CHAPTER XXXII.
About my Yorkshire journey it is unnecessary to say much. I saw Hover once more, stately as ever, but lifeless. The great house shut up, its many treasures swathed in dust sheets and brown paper. When it would be opened again none knew. Probably Colonel Esdaile would bring some gentlemen down in August for grouse-shooting, or for covert-shooting in October. He would hunt there during the winter.—The Colonel, always and only the Colonel, as man in possession?
I said as much to Warcop—to whom my visit was made—sitting before the empty stove in that queer sanctum of his, hung round with prints and spoils of the stud-farm and the chase. Whereupon he stuck out his bulldog under-jaw and mournfully shook his big grizzled head.
Yes, he answered, that was pretty well what it all came to. Would to God it did not!—always and only Colonel Jack at Hover in these days. And my lord lay a-dying, so they said, at Bath; and my young lord gave no sign. And her ladyship flitted in, like some great bright-painted butterfly, for a day and a night.
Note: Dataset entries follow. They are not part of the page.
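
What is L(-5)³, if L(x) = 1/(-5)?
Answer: -1/125 ≈ -0.0080000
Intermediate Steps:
L(x) = -⅕
L(-5)³ = (-⅕)³ = -1/125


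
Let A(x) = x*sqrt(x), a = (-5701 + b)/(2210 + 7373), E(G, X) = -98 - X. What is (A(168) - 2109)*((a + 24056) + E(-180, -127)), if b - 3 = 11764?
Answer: -13156319397/259 + 11079005808*sqrt(42)/1369 ≈ 1.6506e+6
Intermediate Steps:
b = 11767 (b = 3 + 11764 = 11767)
a = 6066/9583 (a = (-5701 + 11767)/(2210 + 7373) = 6066/9583 ≈ 0.63300)
A(x) = x**(3/2)
(A(168) - 2109)*((a + 24056) + E(-180, -127)) = (168**(3/2) - 2109)*((6066/9583 + 24056) + (-98 - 1*(-127))) = (336*sqrt(42) - 2109)*(230534714/9583 + (-98 + 127)) = (-2109 + 336*sqrt(42))*(230534714/9583 + 29) = (-2109 + 336*sqrt(42))*(230812621/9583) = -13156319397/259 + 11079005808*sqrt(42)/1369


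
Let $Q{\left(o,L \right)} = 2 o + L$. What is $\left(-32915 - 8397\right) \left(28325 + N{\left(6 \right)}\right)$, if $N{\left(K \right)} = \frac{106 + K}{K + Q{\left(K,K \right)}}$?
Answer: $- \frac{3511065568}{3} \approx -1.1704 \cdot 10^{9}$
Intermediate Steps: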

Looked round the stables and gardens with a laugh, hanging on the Colonel’s arm, and flitted off again, as gay as you please, to London or Bath, or Old Nick knew where; while Colonel Jack, with a face like thunder and a temper like tinder, cursed the very guts out of anyone unlucky enough to cross his path for full twenty-four hours afterwards. Colonel Esdaile was a changed man, as I gathered; his swaggering manner and jovial good-humour a thing of the past, save at rare intervals or when her ladyship happened to be about.
All of which was bad hearing. The more so as, without going all lengths with Braithwaite in his condemnation of our hereditary nobility, I believed then—and believe firmly still—that if a great nobleman, or great landowner, is to justify his position—aye, and his very existence—he must live on his estate, keep in close touch with, and hold himself directly responsible for the welfare of, all ranks of its population—labourers, artisans, rent-payers great and small, alike. The middle-man, however just or able an administrator, introduces, and must always introduce, a cold-blooded, mechanical relation as between landlord and tenant, employer and employed. And, now listening to Warcop’s lament, I trembled lest the curse of absenteeism—which during recent years has worked such havoc of class hatred and disaffection in Ireland—should set its evil mark upon this English country-side.
In this connection it was inevitable that memories of my former dreams and ambitions for Hover should come back to me with a bitter sense of failure and of regret. Dreams and ambitions of so educating and training my dear pupil as to make him an ideal landowner, an ideal nobleman, to whom no corner of his vast possessions, the lives lived and work done there, would be a matter of indifference; but who would accept and obey the divinely ordained law of rulership and ownership which reminds us every privilege carries with it a corresponding obligation, and that the highest duty of him who governs is to serve.
Where had all those fair dreams and ambitions departed now? Were they for ever undone and dissipated? It seemed so, alas! Yet who could tell? Had I not promised Nellie, and that in some sort against my dearest interests, to watch over Hartover to the best of my power, and care for him still? And if a poor faulty human creature, such as I, could be faithful, how much more God, his Maker! Yes, I would set my hope, both for him and for Hover, firmly there, black though things looked at present. For Almighty God, loving him infinitely more than I—much though I loved him—would surely find means for his redemption, and, notwithstanding his many temptations, still make for him a way of escape.
And with that I turned my mind resolutely to the practical inquiry which had brought me north, questioning Warcop concerning the disappearance of Marsigli and the theft, with which he stood charged, of jewels and of plate.
Warcop’s first words in reply, I own, set my heart beating.
‘Best ask French Mamzelle, sir,’ he said, with a snarl. ‘For, as sure as my name’s Jesse Warcop, she’d the main finger in that pie. Picked out t’ fattest o’ the plums for herself, too, and fathered the job upon Marsigli to rid herself of the fellow.’